やってきた『わたし』を見て、こよりが会釈をし、スピンが肩をすくめました。
「俺たちを呼びつけるとは、大した奴だな」
「ごめんね。でも、あなたたちの力が必要になったの」
「ま、いいけどよ。で、お前はいったい何者なんだ?」
「みんながいるところで教えるよ」
『わたし』の返事に「もったいぶりやがって」とスピンは笑いました。
「あなたを、『星の宮殿』へお連れすればよいのですね?」
「うん、よろしく」
こよりが私の前にしゃがみ、手を広げました。
『わたし』が近づくと、こよりは優しく抱きしめてくれました。
「では、参りましょうか」
こよりは『わたし』を抱きかかえると、翼を広げ、ふわり、と浮き上がりました。
ドォンッ、と大きな音がして、星の宮殿の屋根が吹き飛んだのは、その時でした。
「急ぐぞ。
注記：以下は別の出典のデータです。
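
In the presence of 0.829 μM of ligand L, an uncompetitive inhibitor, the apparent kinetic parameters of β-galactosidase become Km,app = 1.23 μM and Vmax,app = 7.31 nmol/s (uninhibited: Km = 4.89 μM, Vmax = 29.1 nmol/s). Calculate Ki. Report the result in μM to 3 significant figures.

Uncompetitive: Vmax,app = Vmax/α (and Km,app = Km/α) with α = 1 + [I]/Ki.
α = Vmax/Vmax,app = 29.1/7.31 = 3.981.
Ki = [I]/(α − 1) = 0.829/2.981 = 0.278 μM.

0.278 μM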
マレが消えちまう」
こよりに続いてスピンも宙に浮き、険しい顔で星の宮殿を見つめました。
「艦長!」
『わたし』は一人クサナギに残った艦長を見て、声を上げました。
「あなたがどうしてここにいるのか、私にもわからないけれど」
大人に心を許さず、憎んですらいた『シオリ』。
その『シオリ』が見る夢の世界に、大人である艦長はやってきた。
「助けて」という声が聞こえたから。
助けるために、来てくれた。
あらゆる困難を乗り越えて、勇者と魔女をここまで導いてくれた。
だから『わたし』は、艦長を信じる。
「きっと、あなたのところへ行くから!」
そのときは、どうかお願い。
『わたし』を──『シオリ』を、助けてほしい。
「必ず」
『わたし』の願いに、艦長が力強くうなずくのを見て。
「さあ、行って! こより、スピン!」
『わたし』は、『シオリ』がいる星の宮殿へと向かいました。